The Other Side of Sihanoukville

Sihanoukville – Kim Jong Ho, the af­fable finance manager of Cam­bodia’s latest North Korean rest­au­rant, says he knows what keeps his customers coming back.

Days after the opening of Pyong­­yang Friendship Restau­rant—decorated with pictures of North Korean countryside rather than of ‘Dear Leader’ Kim Jong Il—it was already developing a local fan base on a recent Sun­day.

“First they say about the food, they’re satisfied,” Kim Jong Ho said of customers at the restaurant, on Sihanouk­ville’s Ekareach Street.

“And then they talk about the girls’ art performance—it’s just un­believable,” he said.

As the international community tries to fathom what’s happening inside North Korea, a somewhat doctored version is on display night­ly at Kim Jong Ho’s restaurant, which officially opened Dec 2.             Kim Jong Ho is not a defector, and he says he misses his home land. His restaurant is a model of patriotism, with waitresses in colorful Kor­ean hanboks singing and performing traditional dances for diners. Behind them, ka­raoke videos de­pict idealized lifestyles in the world’s last Stalinist state.

Rural North Korea is featured, as well as Pyongyang, where a woman in a communist style skirt and blouse skips cheerfully past Soviet architecture.

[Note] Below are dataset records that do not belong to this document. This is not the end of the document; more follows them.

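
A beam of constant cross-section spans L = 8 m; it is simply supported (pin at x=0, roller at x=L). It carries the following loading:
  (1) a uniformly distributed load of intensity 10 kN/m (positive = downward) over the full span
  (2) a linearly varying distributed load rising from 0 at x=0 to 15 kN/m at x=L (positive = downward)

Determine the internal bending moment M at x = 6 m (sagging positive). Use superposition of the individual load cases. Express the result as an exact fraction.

M(6) = 225/2 kN·m

Load 1 — uniform load w=10 kN/m over full span:
  M_1 = wx(L-x)/2 = 10·6·(8-6)/2 = 60 kN·m
Load 2 — triangular load w₀=15 kN/m (0→w₀ over full span):
  M_2 = w₀Lx/6 - w₀x³/(6L) = 15·8·6/6 - 15·6³/(6·8) = 105/2 kN·m
Superposition: M = Σ M_i = 225/2 kN·m ≈ 112.500000 kN·m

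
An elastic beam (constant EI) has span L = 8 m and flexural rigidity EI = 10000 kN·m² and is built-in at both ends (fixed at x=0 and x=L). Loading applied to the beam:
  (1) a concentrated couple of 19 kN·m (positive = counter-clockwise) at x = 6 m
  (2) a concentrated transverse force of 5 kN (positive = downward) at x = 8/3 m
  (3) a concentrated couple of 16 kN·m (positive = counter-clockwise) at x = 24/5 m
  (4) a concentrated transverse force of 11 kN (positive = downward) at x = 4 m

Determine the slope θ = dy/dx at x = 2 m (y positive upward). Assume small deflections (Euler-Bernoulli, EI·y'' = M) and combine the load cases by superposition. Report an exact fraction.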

The restaurant’s female staff mem­­bers, who also play drums and a Casio keyboard, learned their skills during North Korean after-school classes, Kim Jong Ho said, painting a moderate picture of the state’s methods of cultural edu­cation. “For example, if she likes singing, she learns singing. If she likes piano, she learns to play piano. It depends on everyone’s hobby.”

Unlike the finance manager, the waitresses speak little English or Khmer, although that hasn’t stop­ped some of them from mastering Khmer- and English-language pop songs, which they sing note-perfectly throughout the day.

Though the dances they perform are similar to those performed at the Mass Games in Pyong­yang, Kim Jong Ho said his staff fall short of the reclusive nation’s national standard.

“It’s not as high level as [the stadium shows],” he said. “They’re just amateurs.”

While Kim Jong Ho and his staff live out their communist dreams, a small group of RCAF soldiers on an island off Siha­nouk­ville were still guarding the wea­­pons they used to keep the Khmer Rouge at bay, while also taking advantage of the free market, if with less success.

As well as subsidizing their limited state salaries through fishing, they take tips from tourists to whom they show their 8-ton heavy artillery guns, which one soldier said are the biggest in Cambodia.

Their duties consist mainly of tend­ing to the grass and the state-owned coconut trees by the is­land’s idyllic beaches, near seas where the occasional shark fin can be seen. The Soviet guns that they still man have been fired only once, in 1989, and that was into the sea as a test, one soldier said.

Tourists generally pay them little attention, and it is unlikely the guns will ever be fired again.

The soldiers have hung a hammock from the barrel of one gun, and an underwater mask lies amid the metal work of another. But the 130-mm M46 guns are still oiled regularly and in working order, and they have a range of 27 km, the soldier said. “It’s easy to keep these guns,” he said as he showed visitors how they work. “We just put oil on them and they’re fine.”

In the past, fishermen and tou­rists were un­able to visit the island “because we were surrounded by enemies,” another soldier says. “But now we let them come here and stay on the beach.”

Back at Pyongyang the same evening, despite Kim Jong Ho’s best efforts, things were getting somewhat out of hand.

Three off-duty police officers sporting expensive jewelry have had too much to drink, and at least one is armed. Their friendliness toward the waitresses be­gins to take a sinister tone, and whilst hugging the finance manager and pouring him drinks, they try to persuade him to let them take one of the women home.

It was not a deal that was going be made, but Kim Jong Ho strug­gles to smooth over the situation diplomatically, and the waitresses maintain their decorum as the police officers attempt to paw them, before eventually leaving unaccompanied.

Other diners stayed late and said they appreciated the rare glimpse of North Korean culture.

“Many Japanese are hostile to North Koreans,” said Japanese tourist Jeno Hideyuki, who was there to eat and sing karaoke for the second night running. “But the staff of the restaurant are very friendly. I’m surprised.”

Yi Guerim, a South Korean visitor, said she had never been able to visit a North Korean restaurant in her home country.

At school, she said, she learned that North Korean society was built in a pyramid, with a rich elite at the top while the rest of the na­tion lived in abject poverty.

But, she said, the Sihanoukville waitresses insisted that everyone in North Korean society is equal. “I don’t know if this is real North Korean culture,” she added.

Kim Jong Ho said he hoped visitors to his restaurant would come to appreciate that North and South Koreans are united by language and tradition, although he admitted he was not absolutely sure what they will think. “But I think at least they enjoy,” he said. “And if they enjoy, I am very happy.”